Clinical Trials and Emerging Treatments
Neurocrine Biosciences has the first drug in clinical trials for SCN8A developmental and epileptic encephalopathy (SCN8A-DEE). This drug is a specifically designed to treat those with SCN8A-DEE and clinical trial research is underway (via the Kayak Study) to test how effective it is for those living with the disorder.
The Kayak Study is now underway
The purpose of the Kayak Study is to evaluate the efficacy, safety, and tolerability of an investigational study drug compared to a placebo (inactive drug) as add-on therapy in young people 2 to 21 years of age with SCN8A developmental and epileptic encephalopathy syndrome (SCN8A-DEE).
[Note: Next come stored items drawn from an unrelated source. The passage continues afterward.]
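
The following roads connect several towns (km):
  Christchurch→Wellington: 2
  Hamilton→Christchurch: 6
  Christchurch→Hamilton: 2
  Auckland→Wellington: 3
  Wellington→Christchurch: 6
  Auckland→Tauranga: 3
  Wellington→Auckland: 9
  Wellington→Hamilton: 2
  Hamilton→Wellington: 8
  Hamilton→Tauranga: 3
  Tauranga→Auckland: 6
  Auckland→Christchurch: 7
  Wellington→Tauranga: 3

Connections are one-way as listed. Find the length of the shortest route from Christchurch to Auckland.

Routes from Christchurch to Auckland:
Christchurch→Hamilton→Tauranga→Auckland: 2 + 3 + 6 = 11
Christchurch→Hamilton→Wellington→Tauranga→Auckland: 2 + 8 + 3 + 6 = 19
Christchurch→Wellington→Auckland: 2 + 9 = 11
Christchurch→Wellington→Tauranga→Auckland: 2 + 3 + 6 = 11
Christchurch→Wellington→Hamilton→Tauranga→Auckland: 2 + 2 + 3 + 6 = 13
Christchurch→Hamilton→Wellington→Auckland: 2 + 8 + 9 = 19
The minimum is 11 km.

11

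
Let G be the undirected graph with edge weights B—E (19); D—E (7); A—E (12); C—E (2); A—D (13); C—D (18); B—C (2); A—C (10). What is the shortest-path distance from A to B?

12

A few of the A→B routes:
A-E-B: 12 + 19 = 31
A-E-C-B: 12 + 2 + 2 = 16
A-C-E-B: 10 + 2 + 19 = 31
A-D-E-C-B: 13 + 7 + 2 + 2 = 24
A-C-B: 10 + 2 = 12
Shortest: 12.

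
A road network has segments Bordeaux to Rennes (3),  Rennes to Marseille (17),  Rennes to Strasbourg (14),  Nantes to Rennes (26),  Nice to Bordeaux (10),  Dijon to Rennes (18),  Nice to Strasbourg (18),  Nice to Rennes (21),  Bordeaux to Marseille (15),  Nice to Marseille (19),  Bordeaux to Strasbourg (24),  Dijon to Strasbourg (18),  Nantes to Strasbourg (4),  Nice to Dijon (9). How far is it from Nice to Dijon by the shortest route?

A few of the Nice→Dijon routes:
Nice → Strasbourg → Dijon: 18 + 18 = 36
Nice → Bordeaux → Rennes → Dijon: 10 + 3 + 18 = 31
Nice → Dijon: 9
Best route has total 9 mi.

9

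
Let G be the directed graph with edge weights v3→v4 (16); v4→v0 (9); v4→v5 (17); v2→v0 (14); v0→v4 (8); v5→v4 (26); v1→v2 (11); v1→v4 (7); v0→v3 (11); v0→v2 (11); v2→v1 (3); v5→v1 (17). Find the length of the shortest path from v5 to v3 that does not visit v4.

53

Paths from v5 to v3 avoiding v4:
v5 -> v1 -> v2 -> v0 -> v3: 17 + 11 + 14 + 11 = 53
Shortest: 53.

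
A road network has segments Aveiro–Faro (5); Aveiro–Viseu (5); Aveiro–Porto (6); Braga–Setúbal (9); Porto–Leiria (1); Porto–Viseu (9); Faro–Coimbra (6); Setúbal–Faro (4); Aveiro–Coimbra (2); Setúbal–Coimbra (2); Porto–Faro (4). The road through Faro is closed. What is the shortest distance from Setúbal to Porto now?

Paths from Setúbal to Porto avoiding Faro:
Setúbal → Coimbra → Aveiro → Viseu → Porto: 2 + 2 + 5 + 9 = 18
Setúbal → Coimbra → Aveiro → Porto: 2 + 2 + 6 = 10
The minimum is 10.

10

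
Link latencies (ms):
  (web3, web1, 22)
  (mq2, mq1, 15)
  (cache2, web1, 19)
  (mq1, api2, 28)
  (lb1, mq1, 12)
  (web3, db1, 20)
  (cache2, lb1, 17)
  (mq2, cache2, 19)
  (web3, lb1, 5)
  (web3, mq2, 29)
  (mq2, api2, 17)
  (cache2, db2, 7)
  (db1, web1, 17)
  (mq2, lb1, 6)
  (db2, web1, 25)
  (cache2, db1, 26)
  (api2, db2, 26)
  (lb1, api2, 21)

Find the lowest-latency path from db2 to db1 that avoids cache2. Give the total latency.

42

Some routes from db2 to db1 avoiding cache2:
db2 - api2 - mq1 - lb1 - web3 - db1: 26 + 28 + 12 + 5 + 20 = 91
db2 - api2 - lb1 - web3 - db1: 26 + 21 + 5 + 20 = 72
db2 - web1 - db1: 25 + 17 = 42
db2 - api2 - mq2 - lb1 - web3 - db1: 26 + 17 + 6 + 5 + 20 = 74
db2 - api2 - lb1 - web3 - web1 - db1: 26 + 21 + 5 + 22 + 17 = 91
db2 - web1 - web3 - db1: 25 + 22 + 20 = 67
The minimum is 42 ms.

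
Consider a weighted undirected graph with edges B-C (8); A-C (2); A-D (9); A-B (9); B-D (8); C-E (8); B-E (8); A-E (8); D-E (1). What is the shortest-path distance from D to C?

9

Checking several routes:
D→A→C: 9 + 2 = 11
D→E→C: 1 + 8 = 9
D→E→A→C: 1 + 8 + 2 = 11
The minimum is 9.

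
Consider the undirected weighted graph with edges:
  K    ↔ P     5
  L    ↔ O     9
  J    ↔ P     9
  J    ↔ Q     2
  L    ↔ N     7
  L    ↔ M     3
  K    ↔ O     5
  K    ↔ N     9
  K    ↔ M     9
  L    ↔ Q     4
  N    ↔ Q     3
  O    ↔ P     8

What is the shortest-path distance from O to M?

Checking several routes:
O -> K -> N -> Q -> L -> M: 5 + 9 + 3 + 4 + 3 = 24
O -> K -> M: 5 + 9 = 14
O -> L -> M: 9 + 3 = 12
O -> P -> K -> M: 8 + 5 + 9 = 22
O -> P -> J -> Q -> L -> M: 8 + 9 + 2 + 4 + 3 = 26
O -> K -> N -> L -> M: 5 + 9 + 7 + 3 = 24
Shortest: 12.

12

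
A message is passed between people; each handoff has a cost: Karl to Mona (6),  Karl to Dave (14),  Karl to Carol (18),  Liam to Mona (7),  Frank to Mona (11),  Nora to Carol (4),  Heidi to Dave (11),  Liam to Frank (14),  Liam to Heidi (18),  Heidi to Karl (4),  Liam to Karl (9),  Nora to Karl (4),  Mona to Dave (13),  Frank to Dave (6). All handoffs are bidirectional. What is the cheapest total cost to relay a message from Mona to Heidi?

10

Some routes from Mona to Heidi:
Mona→Karl→Heidi: 6 + 4 = 10
Mona→Liam→Karl→Heidi: 7 + 9 + 4 = 20
Mona→Dave→Heidi: 13 + 11 = 24
Best route has total 10.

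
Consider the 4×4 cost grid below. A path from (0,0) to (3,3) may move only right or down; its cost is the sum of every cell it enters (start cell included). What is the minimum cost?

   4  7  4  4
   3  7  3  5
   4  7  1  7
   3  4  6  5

29

Path (0,0) -> (1,0) -> (1,1) -> (1,2) -> (2,2) -> (3,2) -> (3,3): 4 + 3 + 7 + 3 + 1 + 6 + 5 = 29.
For comparison, the top-then-right route costs 36.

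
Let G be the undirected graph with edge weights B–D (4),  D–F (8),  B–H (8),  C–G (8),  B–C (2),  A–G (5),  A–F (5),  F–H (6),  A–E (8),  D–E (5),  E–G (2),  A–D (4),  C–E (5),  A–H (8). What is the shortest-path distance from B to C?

Checking several routes:
B -> D -> E -> C: 4 + 5 + 5 = 14
B -> D -> E -> G -> C: 4 + 5 + 2 + 8 = 19
B -> C: 2
Best route has total 2.

2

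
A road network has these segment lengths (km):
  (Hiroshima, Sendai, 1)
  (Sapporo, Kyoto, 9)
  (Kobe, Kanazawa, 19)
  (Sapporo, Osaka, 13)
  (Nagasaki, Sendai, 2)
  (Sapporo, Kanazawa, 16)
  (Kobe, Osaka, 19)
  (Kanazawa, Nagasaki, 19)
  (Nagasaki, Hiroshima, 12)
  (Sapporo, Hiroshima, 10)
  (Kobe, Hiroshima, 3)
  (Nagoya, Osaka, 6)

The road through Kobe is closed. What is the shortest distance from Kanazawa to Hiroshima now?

Routes from Kanazawa to Hiroshima avoiding Kobe:
Kanazawa → Nagasaki → Sendai → Hiroshima: 19 + 2 + 1 = 22
Kanazawa → Nagasaki → Hiroshima: 19 + 12 = 31
Kanazawa → Sapporo → Hiroshima: 16 + 10 = 26
The minimum is 22 km.

22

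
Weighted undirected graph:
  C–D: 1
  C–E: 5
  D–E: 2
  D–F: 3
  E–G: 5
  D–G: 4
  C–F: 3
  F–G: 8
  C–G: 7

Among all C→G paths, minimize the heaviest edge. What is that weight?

4

Some routes from C to G:
C -> F -> D -> E -> G: max(3, 3, 2, 5) = 5
C -> E -> D -> G: max(5, 2, 4) = 5
C -> F -> D -> G: max(3, 3, 4) = 4
C -> D -> G: max(1, 4) = 4
C -> E -> G: max(5, 5) = 5
C -> D -> E -> G: max(1, 2, 5) = 5
Smallest bottleneck: 4.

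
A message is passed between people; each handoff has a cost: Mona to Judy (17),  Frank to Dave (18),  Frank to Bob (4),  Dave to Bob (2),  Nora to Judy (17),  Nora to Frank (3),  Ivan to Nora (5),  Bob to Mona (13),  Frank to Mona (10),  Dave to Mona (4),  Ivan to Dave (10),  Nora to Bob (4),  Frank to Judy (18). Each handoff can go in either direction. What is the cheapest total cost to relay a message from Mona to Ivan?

14

Comparing a few candidate routes:
Mona → Bob → Nora → Ivan: 13 + 4 + 5 = 22
Mona → Dave → Bob → Frank → Nora → Ivan: 4 + 2 + 4 + 3 + 5 = 18
Mona → Frank → Nora → Ivan: 10 + 3 + 5 = 18
Mona → Dave → Bob → Nora → Ivan: 4 + 2 + 4 + 5 = 15
Mona → Dave → Ivan: 4 + 10 = 14
Mona → Frank → Bob → Nora → Ivan: 10 + 4 + 4 + 5 = 23
Shortest: 14.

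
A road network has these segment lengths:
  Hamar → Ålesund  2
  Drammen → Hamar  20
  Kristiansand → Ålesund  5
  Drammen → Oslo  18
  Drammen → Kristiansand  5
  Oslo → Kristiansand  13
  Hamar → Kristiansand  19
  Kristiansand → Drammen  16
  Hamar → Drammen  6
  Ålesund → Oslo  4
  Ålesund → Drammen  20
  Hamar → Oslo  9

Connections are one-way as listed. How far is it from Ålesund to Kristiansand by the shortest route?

17

Comparing a few candidate routes:
Ålesund→Drammen→Kristiansand: 20 + 5 = 25
Ålesund→Drammen→Oslo→Kristiansand: 20 + 18 + 13 = 51
Ålesund→Oslo→Kristiansand: 4 + 13 = 17
Best route has total 17.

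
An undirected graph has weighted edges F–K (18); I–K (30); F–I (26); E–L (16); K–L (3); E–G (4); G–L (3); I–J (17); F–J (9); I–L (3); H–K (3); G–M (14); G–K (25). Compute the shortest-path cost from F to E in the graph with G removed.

37

Checking several routes:
F-I-L-E: 26 + 3 + 16 = 45
F-K-L-E: 18 + 3 + 16 = 37
F-J-I-L-E: 9 + 17 + 3 + 16 = 45
Shortest: 37.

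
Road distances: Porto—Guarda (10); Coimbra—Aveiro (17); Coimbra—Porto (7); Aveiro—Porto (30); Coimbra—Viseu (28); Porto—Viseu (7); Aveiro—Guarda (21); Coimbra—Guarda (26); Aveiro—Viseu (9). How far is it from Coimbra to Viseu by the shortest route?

Checking several routes:
Coimbra -> Porto -> Guarda -> Aveiro -> Viseu: 7 + 10 + 21 + 9 = 47
Coimbra -> Aveiro -> Viseu: 17 + 9 = 26
Coimbra -> Guarda -> Porto -> Viseu: 26 + 10 + 7 = 43
Coimbra -> Porto -> Viseu: 7 + 7 = 14
Coimbra -> Viseu: 28
Coimbra -> Porto -> Aveiro -> Viseu: 7 + 30 + 9 = 46
Best route has total 14.

14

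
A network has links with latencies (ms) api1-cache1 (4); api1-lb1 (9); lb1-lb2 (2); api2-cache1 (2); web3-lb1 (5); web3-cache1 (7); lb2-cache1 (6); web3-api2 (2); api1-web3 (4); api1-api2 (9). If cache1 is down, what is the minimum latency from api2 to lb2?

9

Routes from api2 to lb2 avoiding cache1:
api2 -> api1 -> web3 -> lb1 -> lb2: 9 + 4 + 5 + 2 = 20
api2 -> web3 -> api1 -> lb1 -> lb2: 2 + 4 + 9 + 2 = 17
api2 -> web3 -> lb1 -> lb2: 2 + 5 + 2 = 9
api2 -> api1 -> lb1 -> lb2: 9 + 9 + 2 = 20
Best route has total 9 ms.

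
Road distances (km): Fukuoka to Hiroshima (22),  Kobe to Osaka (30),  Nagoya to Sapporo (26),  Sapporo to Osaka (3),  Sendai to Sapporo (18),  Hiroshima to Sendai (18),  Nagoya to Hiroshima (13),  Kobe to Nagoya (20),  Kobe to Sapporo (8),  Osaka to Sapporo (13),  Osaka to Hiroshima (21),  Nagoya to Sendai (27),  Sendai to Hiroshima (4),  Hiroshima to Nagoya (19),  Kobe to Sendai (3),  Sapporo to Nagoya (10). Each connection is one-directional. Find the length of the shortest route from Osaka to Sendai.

39

Routes from Osaka to Sendai:
Osaka -> Sapporo -> Nagoya -> Sendai: 13 + 10 + 27 = 50
Osaka -> Hiroshima -> Nagoya -> Sendai: 21 + 19 + 27 = 67
Osaka -> Hiroshima -> Sendai: 21 + 18 = 39
Osaka -> Sapporo -> Nagoya -> Hiroshima -> Sendai: 13 + 10 + 13 + 18 = 54
Shortest: 39 km.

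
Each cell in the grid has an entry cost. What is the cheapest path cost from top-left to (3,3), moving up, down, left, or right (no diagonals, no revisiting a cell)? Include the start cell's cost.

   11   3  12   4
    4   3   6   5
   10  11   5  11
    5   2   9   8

Take (0,0) → (0,1) → (1,1) → (1,2) → (2,2) → (3,2) → (3,3) for a total of 11 + 3 + 3 + 6 + 5 + 9 + 8 = 45.

45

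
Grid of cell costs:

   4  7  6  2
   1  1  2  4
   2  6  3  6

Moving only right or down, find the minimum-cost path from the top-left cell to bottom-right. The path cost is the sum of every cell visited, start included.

17

One optimal route is r0c0 r1c0 r1c1 r1c2 r2c2 r2c3.
Its cost is 4 + 1 + 1 + 2 + 3 + 6 = 17.
(Top row then right column would cost 29.)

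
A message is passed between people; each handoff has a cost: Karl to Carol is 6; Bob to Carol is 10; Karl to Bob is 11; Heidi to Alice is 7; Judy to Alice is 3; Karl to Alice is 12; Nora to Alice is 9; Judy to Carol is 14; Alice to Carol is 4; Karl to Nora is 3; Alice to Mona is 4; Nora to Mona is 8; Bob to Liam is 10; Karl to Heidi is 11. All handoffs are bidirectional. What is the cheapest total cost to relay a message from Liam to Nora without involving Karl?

Paths from Liam to Nora avoiding Karl:
Liam -> Bob -> Carol -> Alice -> Nora: 10 + 10 + 4 + 9 = 33
Liam -> Bob -> Carol -> Judy -> Alice -> Nora: 10 + 10 + 14 + 3 + 9 = 46
Liam -> Bob -> Carol -> Judy -> Alice -> Mona -> Nora: 10 + 10 + 14 + 3 + 4 + 8 = 49
Liam -> Bob -> Carol -> Alice -> Mona -> Nora: 10 + 10 + 4 + 4 + 8 = 36
The minimum is 33.

33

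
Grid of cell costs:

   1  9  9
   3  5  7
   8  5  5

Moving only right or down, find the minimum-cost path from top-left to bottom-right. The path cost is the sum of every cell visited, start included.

Best path: r0c0→r1c0→r1c1→r2c1→r2c2
Cost: 1 + 3 + 5 + 5 + 5 = 19
(Top row then right column would cost 31.)

19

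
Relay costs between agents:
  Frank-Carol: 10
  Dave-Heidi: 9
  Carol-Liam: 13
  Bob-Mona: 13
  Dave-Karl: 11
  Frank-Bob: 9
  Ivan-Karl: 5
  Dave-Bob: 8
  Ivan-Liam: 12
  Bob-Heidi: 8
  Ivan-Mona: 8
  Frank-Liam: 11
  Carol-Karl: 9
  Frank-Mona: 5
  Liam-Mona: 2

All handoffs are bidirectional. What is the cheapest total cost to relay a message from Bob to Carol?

19

A few of the Bob→Carol routes:
Bob→Dave→Karl→Carol: 8 + 11 + 9 = 28
Bob→Mona→Liam→Carol: 13 + 2 + 13 = 28
Bob→Frank→Carol: 9 + 10 = 19
Best route has total 19.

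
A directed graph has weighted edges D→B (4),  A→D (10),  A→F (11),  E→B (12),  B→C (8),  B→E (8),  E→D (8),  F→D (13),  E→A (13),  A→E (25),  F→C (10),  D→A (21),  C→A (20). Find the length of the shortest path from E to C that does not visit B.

34

Paths from E to C avoiding B:
E-D-A-F-C: 8 + 21 + 11 + 10 = 50
E-A-F-C: 13 + 11 + 10 = 34
The minimum is 34.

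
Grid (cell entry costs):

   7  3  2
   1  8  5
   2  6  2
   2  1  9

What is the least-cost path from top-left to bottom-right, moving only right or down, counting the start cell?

One optimal route is (0,0)→(1,0)→(2,0)→(3,0)→(3,1)→(3,2).
Its cost is 7 + 1 + 2 + 2 + 1 + 9 = 22.

22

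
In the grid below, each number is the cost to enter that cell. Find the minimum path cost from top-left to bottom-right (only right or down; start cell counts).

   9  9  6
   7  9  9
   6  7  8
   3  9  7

Take r0c0→r1c0→r2c0→r3c0→r3c1→r3c2 for a total of 9 + 7 + 6 + 3 + 9 + 7 = 41.
For comparison, the top-then-right route costs 48.

41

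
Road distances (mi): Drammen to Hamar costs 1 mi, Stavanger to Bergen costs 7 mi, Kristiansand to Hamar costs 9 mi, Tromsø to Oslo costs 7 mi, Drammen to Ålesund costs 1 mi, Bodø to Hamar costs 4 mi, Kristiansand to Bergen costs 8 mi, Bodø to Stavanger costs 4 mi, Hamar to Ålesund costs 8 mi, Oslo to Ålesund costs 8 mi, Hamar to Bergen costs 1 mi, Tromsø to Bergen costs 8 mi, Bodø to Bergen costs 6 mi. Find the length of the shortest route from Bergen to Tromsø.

8

Comparing a few candidate routes:
Bergen-Tromsø: 8
Bergen-Bodø-Hamar-Ålesund-Oslo-Tromsø: 6 + 4 + 8 + 8 + 7 = 33
Bergen-Hamar-Drammen-Ålesund-Oslo-Tromsø: 1 + 1 + 1 + 8 + 7 = 18
Bergen-Stavanger-Bodø-Hamar-Drammen-Ålesund-Oslo-Tromsø: 7 + 4 + 4 + 1 + 1 + 8 + 7 = 32
Bergen-Hamar-Ålesund-Oslo-Tromsø: 1 + 8 + 8 + 7 = 24
Bergen-Bodø-Hamar-Drammen-Ålesund-Oslo-Tromsø: 6 + 4 + 1 + 1 + 8 + 7 = 27
Shortest: 8 mi.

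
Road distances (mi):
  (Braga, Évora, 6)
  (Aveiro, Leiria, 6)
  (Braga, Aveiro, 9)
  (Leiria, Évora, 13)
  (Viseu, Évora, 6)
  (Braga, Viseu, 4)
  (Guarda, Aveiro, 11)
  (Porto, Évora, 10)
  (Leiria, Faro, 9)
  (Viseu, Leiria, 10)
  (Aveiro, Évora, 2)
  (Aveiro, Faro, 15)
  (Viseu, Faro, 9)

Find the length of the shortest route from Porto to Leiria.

Checking several routes:
Porto - Évora - Leiria: 10 + 13 = 23
Porto - Évora - Viseu - Leiria: 10 + 6 + 10 = 26
Porto - Évora - Aveiro - Leiria: 10 + 2 + 6 = 18
Best route has total 18 mi.

18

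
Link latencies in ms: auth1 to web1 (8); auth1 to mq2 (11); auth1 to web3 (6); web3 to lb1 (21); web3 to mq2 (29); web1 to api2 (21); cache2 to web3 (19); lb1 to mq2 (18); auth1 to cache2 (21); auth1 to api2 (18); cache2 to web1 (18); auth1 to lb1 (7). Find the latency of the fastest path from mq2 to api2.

Checking several routes:
mq2→web3→auth1→api2: 29 + 6 + 18 = 53
mq2→auth1→api2: 11 + 18 = 29
mq2→auth1→web1→api2: 11 + 8 + 21 = 40
mq2→lb1→auth1→api2: 18 + 7 + 18 = 43
The minimum is 29 ms.

29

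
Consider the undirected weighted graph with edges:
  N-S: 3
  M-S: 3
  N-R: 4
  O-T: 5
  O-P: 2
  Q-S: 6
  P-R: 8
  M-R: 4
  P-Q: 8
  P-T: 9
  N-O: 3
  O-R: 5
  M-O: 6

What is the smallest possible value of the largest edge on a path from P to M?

3

Comparing a few candidate routes:
P → O → R → N → S → M: max(2, 5, 4, 3, 3) = 5
P → O → N → R → M: max(2, 3, 4, 4) = 4
P → O → R → M: max(2, 5, 4) = 5
P → O → M: max(2, 6) = 6
P → O → N → S → M: max(2, 3, 3, 3) = 3
Smallest bottleneck: 3.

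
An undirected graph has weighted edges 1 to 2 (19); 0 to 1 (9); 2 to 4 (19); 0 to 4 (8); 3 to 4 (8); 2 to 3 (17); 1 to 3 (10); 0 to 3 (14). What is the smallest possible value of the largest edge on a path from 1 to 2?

17

A few of the 1→2 routes:
1 - 3 - 2: max(10, 17) = 17
1 - 0 - 4 - 3 - 2: max(9, 8, 8, 17) = 17
1 - 3 - 0 - 4 - 2: max(10, 14, 8, 19) = 19
1 - 0 - 3 - 2: max(9, 14, 17) = 17
The minimum achievable maximum is 17.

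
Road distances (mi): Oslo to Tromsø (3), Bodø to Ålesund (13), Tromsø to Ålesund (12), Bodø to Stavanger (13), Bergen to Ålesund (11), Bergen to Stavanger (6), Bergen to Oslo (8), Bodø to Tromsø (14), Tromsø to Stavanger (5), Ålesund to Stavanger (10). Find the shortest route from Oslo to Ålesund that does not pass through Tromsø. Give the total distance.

Routes from Oslo to Ålesund avoiding Tromsø:
Oslo→Bergen→Stavanger→Bodø→Ålesund: 8 + 6 + 13 + 13 = 40
Oslo→Bergen→Ålesund: 8 + 11 = 19
Oslo→Bergen→Stavanger→Ålesund: 8 + 6 + 10 = 24
Best route has total 19 mi.

19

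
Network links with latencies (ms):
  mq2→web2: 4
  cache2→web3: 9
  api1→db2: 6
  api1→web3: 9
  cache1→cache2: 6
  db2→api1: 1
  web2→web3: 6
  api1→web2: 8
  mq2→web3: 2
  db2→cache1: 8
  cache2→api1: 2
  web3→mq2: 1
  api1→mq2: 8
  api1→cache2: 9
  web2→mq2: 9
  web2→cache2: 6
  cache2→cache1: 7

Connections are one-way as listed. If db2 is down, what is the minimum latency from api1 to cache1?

16

Some routes from api1 to cache1 avoiding db2:
api1 -> web2 -> cache2 -> cache1: 8 + 6 + 7 = 21
api1 -> cache2 -> cache1: 9 + 7 = 16
api1 -> mq2 -> web2 -> cache2 -> cache1: 8 + 4 + 6 + 7 = 25
The minimum is 16 ms.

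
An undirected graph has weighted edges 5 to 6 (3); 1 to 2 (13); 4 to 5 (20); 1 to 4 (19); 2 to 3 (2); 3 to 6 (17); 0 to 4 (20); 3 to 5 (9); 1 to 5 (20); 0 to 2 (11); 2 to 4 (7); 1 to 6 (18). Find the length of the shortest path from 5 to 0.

Some routes from 5 to 0:
5-4-2-0: 20 + 7 + 11 = 38
5-6-3-2-0: 3 + 17 + 2 + 11 = 33
5-3-2-4-0: 9 + 2 + 7 + 20 = 38
5-3-2-0: 9 + 2 + 11 = 22
Shortest: 22.

22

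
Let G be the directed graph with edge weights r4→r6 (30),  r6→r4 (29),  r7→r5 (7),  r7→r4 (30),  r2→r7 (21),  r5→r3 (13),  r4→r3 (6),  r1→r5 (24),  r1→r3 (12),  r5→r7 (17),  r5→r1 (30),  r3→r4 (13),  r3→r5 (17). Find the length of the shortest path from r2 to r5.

Candidate routes:
r2→r7→r4→r3→r5: 21 + 30 + 6 + 17 = 74
r2→r7→r5: 21 + 7 = 28
Shortest: 28.

28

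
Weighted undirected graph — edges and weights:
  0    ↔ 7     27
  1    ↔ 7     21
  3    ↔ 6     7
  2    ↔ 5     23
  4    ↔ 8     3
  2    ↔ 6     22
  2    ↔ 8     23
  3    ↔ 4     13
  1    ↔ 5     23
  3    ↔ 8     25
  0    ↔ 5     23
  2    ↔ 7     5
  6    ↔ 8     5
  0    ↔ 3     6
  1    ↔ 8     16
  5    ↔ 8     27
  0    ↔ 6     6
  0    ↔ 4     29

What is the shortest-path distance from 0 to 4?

14

Comparing a few candidate routes:
0 → 4: 29
0 → 6 → 8 → 4: 6 + 5 + 3 = 14
0 → 3 → 4: 6 + 13 = 19
0 → 6 → 3 → 4: 6 + 7 + 13 = 26
0 → 3 → 6 → 8 → 4: 6 + 7 + 5 + 3 = 21
0 → 3 → 8 → 4: 6 + 25 + 3 = 34
The minimum is 14.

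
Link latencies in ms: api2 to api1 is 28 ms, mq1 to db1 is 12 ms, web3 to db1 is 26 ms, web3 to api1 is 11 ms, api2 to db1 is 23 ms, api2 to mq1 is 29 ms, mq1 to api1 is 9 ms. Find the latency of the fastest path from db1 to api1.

21

Routes from db1 to api1:
db1→mq1→api1: 12 + 9 = 21
db1→api2→mq1→api1: 23 + 29 + 9 = 61
db1→mq1→api2→api1: 12 + 29 + 28 = 69
db1→api2→api1: 23 + 28 = 51
db1→web3→api1: 26 + 11 = 37
Best route has total 21 ms.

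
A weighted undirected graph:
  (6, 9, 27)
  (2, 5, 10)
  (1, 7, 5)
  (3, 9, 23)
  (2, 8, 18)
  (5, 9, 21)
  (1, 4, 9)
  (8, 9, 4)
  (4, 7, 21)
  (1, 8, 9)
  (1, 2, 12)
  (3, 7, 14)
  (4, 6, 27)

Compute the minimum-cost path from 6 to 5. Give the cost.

48

Some routes from 6 to 5:
6 → 4 → 1 → 2 → 5: 27 + 9 + 12 + 10 = 58
6 → 4 → 1 → 8 → 2 → 5: 27 + 9 + 9 + 18 + 10 = 73
6 → 9 → 8 → 2 → 5: 27 + 4 + 18 + 10 = 59
6 → 4 → 1 → 8 → 9 → 5: 27 + 9 + 9 + 4 + 21 = 70
6 → 9 → 5: 27 + 21 = 48
6 → 9 → 8 → 1 → 2 → 5: 27 + 4 + 9 + 12 + 10 = 62
The minimum is 48.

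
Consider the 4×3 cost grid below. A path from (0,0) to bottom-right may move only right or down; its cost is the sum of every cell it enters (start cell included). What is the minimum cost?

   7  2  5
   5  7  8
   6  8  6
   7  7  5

33

Best path: (0,0)→(0,1)→(0,2)→(1,2)→(2,2)→(3,2)
Cost: 7 + 2 + 5 + 8 + 6 + 5 = 33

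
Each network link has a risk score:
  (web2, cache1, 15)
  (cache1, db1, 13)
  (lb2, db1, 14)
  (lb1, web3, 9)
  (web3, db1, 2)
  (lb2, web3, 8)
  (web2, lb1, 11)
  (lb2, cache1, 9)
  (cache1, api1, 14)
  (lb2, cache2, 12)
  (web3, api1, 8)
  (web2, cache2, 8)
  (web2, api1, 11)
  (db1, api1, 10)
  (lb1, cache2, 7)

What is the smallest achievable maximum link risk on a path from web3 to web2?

Some routes from web3 to web2:
web3→lb2→cache2→lb1→web2: max(8, 12, 7, 11) = 12
web3→api1→web2: max(8, 11) = 11
web3→lb1→cache2→web2: max(9, 7, 8) = 9
web3→lb1→web2: max(9, 11) = 11
web3→db1→api1→web2: max(2, 10, 11) = 11
web3→lb2→cache2→web2: max(8, 12, 8) = 12
Smallest bottleneck: 9.

9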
The study is looking at how the study drug affects participants’ symptoms, quality of life, severity of seizures, and frequency of seizures. To see if you or your child may qualify for study participation, click here.
If your healthcare provider is interested in learning more about this study, they should contact the Neurocrine Medical Information Center at firstname.lastname@example.org or 1-877-641-3461.
The Kayak Study is recruiting in 2 waves. The first group is called the sentinel cohort. These first 8 people are being recruited and enrolled in the study via sites in the United States. Data from these first 8 people will be analyzed by an independent data review committee and once they are satisfied of the safety and tolerability of the study drug and any necessary adjustments are made, recruitment will begin for up to another 52 people with SCN8A-DEE. Recruitment of this main cohort will likely begin in early 2023 on a global level at sites throughout the U.S., Australia, Belgium, Canada, Czech Republic, Denmark, France, Germany, Italy, Netherlands, Poland, Portugal, Spain and the United Kingdom.